There were several iPod models over the years, including one called the iPod Classic, but for this article, I’ll call them all "classic iPods" to distinguish them from later touch screen models like the little clip-on Nano or the still-available iPod touch.

We’re talking about the iPod with a scroll wheel under a screen, the iconic design that—along with the iMac—turned around Apple’s fortunes. 

A Sony Walkman on an orange background.

Florian Schmetz / Unsplash

So, why buy an old, used click-wheel iPod in 2021? The answer lies with tapes and personal stereos (aka the Walkman). I really don’t like the music app on my iPhone. It’s overwhelming, the interface is convoluted, and half the time, I can’t find what I want anyway.
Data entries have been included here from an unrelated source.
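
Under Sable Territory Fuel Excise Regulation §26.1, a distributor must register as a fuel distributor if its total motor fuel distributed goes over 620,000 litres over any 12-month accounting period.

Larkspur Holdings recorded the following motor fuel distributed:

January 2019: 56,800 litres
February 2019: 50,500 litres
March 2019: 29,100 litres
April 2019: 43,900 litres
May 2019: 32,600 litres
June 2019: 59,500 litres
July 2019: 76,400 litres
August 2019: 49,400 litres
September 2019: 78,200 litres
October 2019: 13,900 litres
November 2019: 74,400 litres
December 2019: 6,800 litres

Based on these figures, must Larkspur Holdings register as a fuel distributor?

No

Total motor fuel distributed: 56,800 litres + 50,500 litres + 29,100 litres + 43,900 litres + 32,600 litres + 59,500 litres + 76,400 litres + 49,400 litres + 78,200 litres + 13,900 litres + 74,400 litres + 6,800 litres = 571,500 litres.
571,500 litres ≤ 620,000 litres, so the threshold is not exceeded.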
I tried switching back to tape for a while partly because it’s just so much fun. But I found that I got way too hung up on making new tapes.

When cassettes were the only portable way to listen to music, you either bought or recorded everything. That was it. Now, with blank tapes costing way more, I found myself debating what music I wanted to record. Would I listen to this album enough, etc.? Add to that the fact that old Walkmans are hard to repair and unreliable, and you have a recipe for giving up. 

The classic iPod has much of the appeal of the Walkman. It’s a dedicated device. It has a headphone jack (unlike the iPhone), and best of all, it has actual buttons that never move and always do the same thing. Like a camera with dials, or a stovetop with knobs, you never have to think about controlling it. You just do it. 

There are downsides. You lose the option to use Bluetooth headphones or control playback with an Apple Watch, but you don’t need either when you have buttons you can press without looking. Another downside is that you have to use Apple’s old 30-pin dock connector to charge it. Luckily, I still have a bunch of these in a drawer. 

The Options

Next up was deciding which model to buy. There are two overall options. Big classic iPod, with a spinning hard drive inside, or an earlier iPod nano, before Apple replaced the click wheel with a touch screen. Some might like the iPod mini, but I prefer the nano as it’s smaller and has more storage. 

An original iPod classic with an adapter to be able to connect professional grade headphones.

Brett Jordan / Unsplash

For nostalgia value, it’s hard to beat the originals with their mono LCD screens. But those things were heavy, and I always preferred the click wheel of the mini and later full-sized iPods. The original has physical clicky buttons around the wheel. The mini’s innovation was to make the wheel clicky, so you could spin and press. 

The iPod nano has one significant advantage over the bigger models. It has an SSD instead of a spinning internal hard drive. On the other hand, the hard drives were a lot bigger. The iPod Classic, Apple’s final old-style iPod model, packed up to 160GB. Also, you can swap the old HDD for a modern-day SSD, which can offer both more storage and increased battery life. 

In the end, the iPod Classic looks like the best deal. It’s the newest of all the iPods, it’s the most plentiful on the used market in my location, and it has all the advantages of the iPod’s great physical interface. The downside is that iFixit rates it as one of the hardest iPods to disassemble should you need to swap the battery or storage. 

The Alternatives

What if you want a dedicated music player but don’t want to deal with dying batteries, fragile hard drives, or legacy charging cables? Sony makes several Walkmans, and SanDisk makes some too, but none I have found uses the iPod’s scroll wheel. Also, iPods still sync with the music library on your Mac, although since Big Sur, you have to use the Finder, not the Music app.

So, I’m currently on a hunt for a used iPod Classic without too many scratches, which might just be the most ultimate portable music player ever.